Alex Gavan reached seven 8000+ m summits without supplemental oxygen: Makalu - 8481m, also the first Romanian ascent; Gashebrum 1 - 8080m, the first Romanian ascent; Shishapangma - 8027m, the first Romanian ascent; Manaslu - 8153m, the second Romanian ascent; Broad Peak - 8047m, the second Romanian ascent; Cho Oyu - 8201m, the second Romanian ascent; and Gasherbrum 2 - 8035m, the third Romanian ascent.
Gavan uses the summits of the world’s highest mountains to advance environmental causes, such as the quest against illegal logging, protecting and conserving Romania’s virgin forests, Vacaresti Nature Park, creating the Bucharest Green Belt, “Oltenia de sub munte” UNESCO Geopark or saving the asprete, a rare fish species. After surviving the earthquake and the Everest avalanche on April 25, 2015, together with his team, he initiated the humanitarian campaign Joy for Nepal, which helped more than 300 children study in three schools built from scratch in remote Himalayan villages.
This expedition also marks the first attempt of a Romanian on an 8000+ meter winter climb.
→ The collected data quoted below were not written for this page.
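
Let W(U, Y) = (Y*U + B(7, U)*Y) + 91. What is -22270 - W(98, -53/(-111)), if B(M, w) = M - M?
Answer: -2487265/111 ≈ -22408.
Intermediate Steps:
B(M, w) = 0
W(U, Y) = 91 + U*Y (W(U, Y) = (Y*U + 0*Y) + 91 = (U*Y + 0) + 91 = U*Y + 91 = 91 + U*Y)
-22270 - W(98, -53/(-111)) = -22270 - (91 + 98*(-53/(-111))) = -22270 - (91 + 98*(-53*(-1/111))) = -22270 - (91 + 98*(53/111)) = -22270 - (91 + 5194/111) = -22270 - 1*15295/111 = -22270 - 15295/111 = -2487265/111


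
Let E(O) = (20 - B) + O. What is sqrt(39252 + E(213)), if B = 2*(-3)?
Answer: sqrt(39491) ≈ 198.72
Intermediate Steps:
B = -6
E(O) = 26 + O (E(O) = (20 - 1*(-6)) + O = (20 + 6) + O = 26 + O)
sqrt(39252 + E(213)) = sqrt(39252 + (26 + 213)) = sqrt(39252 + 239) = sqrt(39491)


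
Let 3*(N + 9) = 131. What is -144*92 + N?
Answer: -39640/3 ≈ -13213.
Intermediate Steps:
N = 104/3 (N = -9 + (⅓)*131 = -9 + 131/3 = 104/3 ≈ 34.667)
-144*92 + N = -144*92 + 104/3 = -13248 + 104/3 = -39640/3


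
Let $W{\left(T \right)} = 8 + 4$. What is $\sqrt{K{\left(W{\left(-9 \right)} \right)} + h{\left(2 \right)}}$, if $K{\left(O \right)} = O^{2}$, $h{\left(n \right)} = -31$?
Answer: $\sqrt{113} \approx 10.63$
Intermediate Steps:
$W{\left(T \right)} = 12$
$\sqrt{K{\left(W{\left(-9 \right)} \right)} + h{\left(2 \right)}} = \sqrt{12^{2} - 31} = \sqrt{144 - 31} = \sqrt{113}$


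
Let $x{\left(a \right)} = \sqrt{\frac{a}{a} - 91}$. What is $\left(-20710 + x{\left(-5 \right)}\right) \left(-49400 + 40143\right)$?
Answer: $191712470 - 27771 i \sqrt{10} \approx 1.9171 \cdot 10^{8} - 87820.0 i$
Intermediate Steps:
$x{\left(a \right)} = 3 i \sqrt{10}$ ($x{\left(a \right)} = \sqrt{1 - 91} = \sqrt{-90} = 3 i \sqrt{10}$)
$\left(-20710 + x{\left(-5 \right)}\right) \left(-49400 + 40143\right) = \left(-20710 + 3 i \sqrt{10}\right) \left(-49400 + 40143\right) = \left(-20710 + 3 i \sqrt{10}\right) \left(-9257\right) = 191712470 - 27771 i \sqrt{10}$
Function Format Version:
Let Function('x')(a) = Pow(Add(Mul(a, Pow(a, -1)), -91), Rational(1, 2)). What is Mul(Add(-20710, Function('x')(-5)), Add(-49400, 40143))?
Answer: Add(191712470, Mul(-27771, I, Pow(10, Rational(1, 2)))) ≈ Add(1.9171e+8, Mul(-87820., I))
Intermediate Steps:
Function('x')(a) = Mul(3, I, Pow(10, Rational(1, 2))) (Function('x')(a) = Pow(Add(1, -91), Rational(1, 2)) = Pow(-90, Rational(1, 2)) = Mul(3, I, Pow(10, Rational(1, 2))))
Mul(Add(-20710, Function('x')(-5)), Add(-49400, 40143)) = Mul(Add(-20710, Mul(3, I, Pow(10, Rational(1, 2)))), Add(-49400, 40143)) = Mul(Add(-20710, Mul(3, I, Pow(10, Rational(1, 2)))), -9257) = Add(191712470, Mul(-27771, I, Pow(10, Rational(1, 2))))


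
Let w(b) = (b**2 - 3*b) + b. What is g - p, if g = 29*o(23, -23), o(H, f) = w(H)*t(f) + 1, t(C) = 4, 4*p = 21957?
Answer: 202271/4 ≈ 50568.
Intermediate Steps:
p = 21957/4 (p = (1/4)*21957 = 21957/4 ≈ 5489.3)
w(b) = b**2 - 2*b
o(H, f) = 1 + 4*H*(-2 + H) (o(H, f) = (H*(-2 + H))*4 + 1 = 4*H*(-2 + H) + 1 = 1 + 4*H*(-2 + H))
g = 56057 (g = 29*(1 + 4*23*(-2 + 23)) = 29*(1 + 4*23*21) = 29*(1 + 1932) = 29*1933 = 56057)
g - p = 56057 - 1*21957/4 = 56057 - 21957/4 = 202271/4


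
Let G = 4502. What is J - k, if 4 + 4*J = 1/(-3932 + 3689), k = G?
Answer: -4376917/972 ≈ -4503.0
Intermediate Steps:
k = 4502
J = -973/972 (J = -1 + 1/(4*(-3932 + 3689)) = -1 + (¼)/(-243) = -1 + (¼)*(-1/243) = -1 - 1/972 = -973/972 ≈ -1.0010)
J - k = -973/972 - 1*4502 = -973/972 - 4502 = -4376917/972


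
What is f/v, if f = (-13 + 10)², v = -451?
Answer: -9/451 ≈ -0.019956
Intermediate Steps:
f = 9 (f = (-3)² = 9)
f/v = 9/(-451) = 9*(-1/451) = -9/451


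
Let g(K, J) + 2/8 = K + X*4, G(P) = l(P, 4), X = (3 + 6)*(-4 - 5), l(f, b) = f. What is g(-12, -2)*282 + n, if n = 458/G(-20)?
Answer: -474227/5 ≈ -94845.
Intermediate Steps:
X = -81 (X = 9*(-9) = -81)
G(P) = P
n = -229/10 (n = 458/(-20) = 458*(-1/20) = -229/10 ≈ -22.900)
g(K, J) = -1297/4 + K (g(K, J) = -1/4 + (K - 81*4) = -1/4 + (K - 324) = -1/4 + (-324 + K) = -1297/4 + K)
g(-12, -2)*282 + n = (-1297/4 - 12)*282 - 229/10 = -1345/4*282 - 229/10 = -189645/2 - 229/10 = -474227/5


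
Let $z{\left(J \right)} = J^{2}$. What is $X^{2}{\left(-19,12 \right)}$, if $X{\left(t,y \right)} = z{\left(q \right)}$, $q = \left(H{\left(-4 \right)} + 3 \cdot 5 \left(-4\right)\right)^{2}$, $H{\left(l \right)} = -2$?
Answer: $218340105584896$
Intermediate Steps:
$q = 3844$ ($q = \left(-2 + 3 \cdot 5 \left(-4\right)\right)^{2} = \left(-2 + 15 \left(-4\right)\right)^{2} = \left(-2 - 60\right)^{2} = \left(-62\right)^{2} = 3844$)
$X{\left(t,y \right)} = 14776336$ ($X{\left(t,y \right)} = 3844^{2} = 14776336$)
$X^{2}{\left(-19,12 \right)} = 14776336^{2} = 218340105584896$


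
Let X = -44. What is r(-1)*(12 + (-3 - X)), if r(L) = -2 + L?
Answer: -159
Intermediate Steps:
r(-1)*(12 + (-3 - X)) = (-2 - 1)*(12 + (-3 - 1*(-44))) = -3*(12 + (-3 + 44)) = -3*(12 + 41) = -3*53 = -159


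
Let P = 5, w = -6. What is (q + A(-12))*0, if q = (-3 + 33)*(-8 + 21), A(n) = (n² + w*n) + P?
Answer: 0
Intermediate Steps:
A(n) = 5 + n² - 6*n (A(n) = (n² - 6*n) + 5 = 5 + n² - 6*n)
q = 390 (q = 30*13 = 390)
(q + A(-12))*0 = (390 + (5 + (-12)² - 6*(-12)))*0 = (390 + (5 + 144 + 72))*0 = (390 + 221)*0 = 611*0 = 0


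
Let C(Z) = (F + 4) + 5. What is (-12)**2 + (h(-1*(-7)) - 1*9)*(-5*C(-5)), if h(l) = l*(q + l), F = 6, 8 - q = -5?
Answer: -9681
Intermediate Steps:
q = 13 (q = 8 - 1*(-5) = 8 + 5 = 13)
h(l) = l*(13 + l)
C(Z) = 15 (C(Z) = (6 + 4) + 5 = 10 + 5 = 15)
(-12)**2 + (h(-1*(-7)) - 1*9)*(-5*C(-5)) = (-12)**2 + ((-1*(-7))*(13 - 1*(-7)) - 1*9)*(-5*15) = 144 + (7*(13 + 7) - 9)*(-75) = 144 + (7*20 - 9)*(-75) = 144 + (140 - 9)*(-75) = 144 + 131*(-75) = 144 - 9825 = -9681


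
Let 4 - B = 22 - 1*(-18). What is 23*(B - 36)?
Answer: -1656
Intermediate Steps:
B = -36 (B = 4 - (22 - 1*(-18)) = 4 - (22 + 18) = 4 - 1*40 = 4 - 40 = -36)
23*(B - 36) = 23*(-36 - 36) = 23*(-72) = -1656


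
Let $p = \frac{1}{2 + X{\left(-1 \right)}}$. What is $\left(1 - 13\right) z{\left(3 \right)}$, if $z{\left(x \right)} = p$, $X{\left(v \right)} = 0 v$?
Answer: $-6$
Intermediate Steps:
$X{\left(v \right)} = 0$
$p = \frac{1}{2}$ ($p = \frac{1}{2 + 0} = \frac{1}{2} \approx 0.5$)
$z{\left(x \right)} = \frac{1}{2}$
$\left(1 - 13\right) z{\left(3 \right)} = \left(1 - 13\right) \frac{1}{2} = \left(-12\right) \frac{1}{2} = -6$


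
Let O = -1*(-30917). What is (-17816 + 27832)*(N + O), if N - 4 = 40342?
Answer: 713770208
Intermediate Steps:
N = 40346 (N = 4 + 40342 = 40346)
O = 30917
(-17816 + 27832)*(N + O) = (-17816 + 27832)*(40346 + 30917) = 10016*71263 = 713770208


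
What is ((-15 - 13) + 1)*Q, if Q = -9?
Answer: 243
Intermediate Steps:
((-15 - 13) + 1)*Q = ((-15 - 13) + 1)*(-9) = (-28 + 1)*(-9) = -27*(-9) = 243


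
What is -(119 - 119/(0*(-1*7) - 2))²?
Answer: -127449/4 ≈ -31862.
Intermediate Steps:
-(119 - 119/(0*(-1*7) - 2))² = -(119 - 119/(0*(-7) - 2))² = -(119 - 119/(0 - 2))² = -(119 - 119/(-2))² = -(119 - 119*(-½))² = -(119 + 119/2)² = -(357/2)² = -1*127449/4 = -127449/4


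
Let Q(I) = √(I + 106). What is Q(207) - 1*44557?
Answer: -44557 + √313 ≈ -44539.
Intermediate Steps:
Q(I) = √(106 + I)
Q(207) - 1*44557 = √(106 + 207) - 1*44557 = √313 - 44557 = -44557 + √313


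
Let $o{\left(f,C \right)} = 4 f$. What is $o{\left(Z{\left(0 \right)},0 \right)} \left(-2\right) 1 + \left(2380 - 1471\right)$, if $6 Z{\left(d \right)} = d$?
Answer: $909$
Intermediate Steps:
$Z{\left(d \right)} = \frac{d}{6}$
$o{\left(Z{\left(0 \right)},0 \right)} \left(-2\right) 1 + \left(2380 - 1471\right) = 4 \cdot \frac{1}{6} \cdot 0 \left(-2\right) 1 + \left(2380 - 1471\right) = 4 \cdot 0 \left(-2\right) 1 + 909 = 0 \left(-2\right) 1 + 909 = 0 \cdot 1 + 909 = 0 + 909 = 909$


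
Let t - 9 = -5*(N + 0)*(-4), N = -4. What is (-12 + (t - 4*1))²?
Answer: 7569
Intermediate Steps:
t = -71 (t = 9 - 5*(-4 + 0)*(-4) = 9 - 5*(-4)*(-4) = 9 + 20*(-4) = 9 - 80 = -71)
(-12 + (t - 4*1))² = (-12 + (-71 - 4*1))² = (-12 + (-71 - 4))² = (-12 - 75)² = (-87)² = 7569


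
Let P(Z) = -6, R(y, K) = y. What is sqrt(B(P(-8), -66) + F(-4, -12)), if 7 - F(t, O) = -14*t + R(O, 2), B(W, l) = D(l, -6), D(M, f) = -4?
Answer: I*sqrt(41) ≈ 6.4031*I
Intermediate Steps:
B(W, l) = -4
F(t, O) = 7 - O + 14*t (F(t, O) = 7 - (-14*t + O) = 7 - (O - 14*t) = 7 + (-O + 14*t) = 7 - O + 14*t)
sqrt(B(P(-8), -66) + F(-4, -12)) = sqrt(-4 + (7 - 1*(-12) + 14*(-4))) = sqrt(-4 + (7 + 12 - 56)) = sqrt(-4 - 37) = sqrt(-41) = I*sqrt(41)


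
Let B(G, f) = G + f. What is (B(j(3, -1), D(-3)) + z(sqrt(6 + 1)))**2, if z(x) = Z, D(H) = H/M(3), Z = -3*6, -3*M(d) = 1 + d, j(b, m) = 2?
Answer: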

“Tamara and I are not here for the race of who will be the first to the top of K2 in winter. Still more, we are not interested in this race, and we do not belong to any kind of summit rush and fever. We are not in any kind of competition with other teams on the mountain, but instead bring our energy and equipment for collaboration to work up the route in the spirit of abundance, generosity, and altruism. It is my deep belief that mountains are to be climbed not only with ice tools and crampons, which we all have but above everything else, with humbleness. For me, climbing mountains outside is climbing mountains inside. To me, K2 is a great teacher and a great master, which I revere, not some gigantic pile of rock to just be desecrated by a Victorian mindset of conquest. Going without supplemental oxygen is not only a choice we deem ethical, but the only fair approach we can envision and have over this most extraordinary being, the mighty K2. For us, being on his steep and icy slopes is foremost a spiritual matter, and only secondary a climbing feat. Ascension is always from within,” Gavan says.
The team is sharing the base camp logistics with one other expedition for efficiency reasons; they have their own climbing strategy and acclimatization schedule, their own decision making on and off the mountain, and their base camp dining tent.